🤖 AI Summary
Empirical evidence on large language model (LLM) usage in real-world software development remains scarce. Method: We constructed DevChat—the first large-scale, publicly shared dataset of developer–ChatGPT conversations (2,547 GitHub-linked dialogues, May 2023–June 2024)—and applied a mixed-methods approach combining qualitative coding, statistical analysis, and task modeling. Contribution/Results: We systematically identified five primary developer intents when using ChatGPT and established a novel three-dimensional mapping framework linking data sources, development activities, and software engineering tasks. Our analysis reveals key patterns—including prompt-turn distributions, characteristics of linked repository descriptions, and prevalent application scenarios such as code generation, debugging, and documentation writing. This work fills a critical gap in empirical LLM research within authentic development contexts and provides a validated foundation for designing, optimizing, and integrating AI-powered programming tools into software engineering workflows.
📝 Abstract
The advent of Large Language Models (LLMs) has introduced a new paradigm in software engineering, with generative AI tools like ChatGPT gaining widespread adoption among developers. While ChatGPT's potential has been extensively discussed, there is limited empirical evidence exploring its real-world usage by developers.
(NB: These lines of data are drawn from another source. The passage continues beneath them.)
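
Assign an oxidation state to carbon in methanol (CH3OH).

The carbon has one bond to H (-1), one bond to H (-1), one bond to H (-1), one bond to O (+1).
Oxidation state = -1 − 1 − 1 + 1 = -2.

-2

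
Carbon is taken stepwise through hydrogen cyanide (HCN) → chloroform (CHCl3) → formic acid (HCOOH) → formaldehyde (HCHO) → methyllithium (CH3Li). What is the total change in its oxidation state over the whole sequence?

Carbon oxidation states along the series — hydrogen cyanide: +2, chloroform: +2, formic acid: +2, formaldehyde: 0, methyllithium: -4.
Net change = -4 − (+2) = -6.

-6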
This study bridges this gap by conducting a large-scale empirical analysis of ChatGPT-assisted development activities, leveraging a curated dataset, DevChat, comprising 2,547 unique shared ChatGPT links collected from GitHub between May 2023 and June 2024. Our study examines the characteristics of ChatGPT's usage on GitHub (including the tendency, prompt turns distribution, and link descriptions) and identifies five categories of developers' purposes for sharing developer-ChatGPT conversations during software development. Additionally, we analyzed the development-related activities where developers shared ChatGPT links to facilitate their workflows. We then established a mapping framework among data sources, activities, and SE tasks associated with these shared ChatGPT links. Our study offers a comprehensive view of ChatGPT's application in real-world software development scenarios and provides a foundation for its future integration into software development workflows.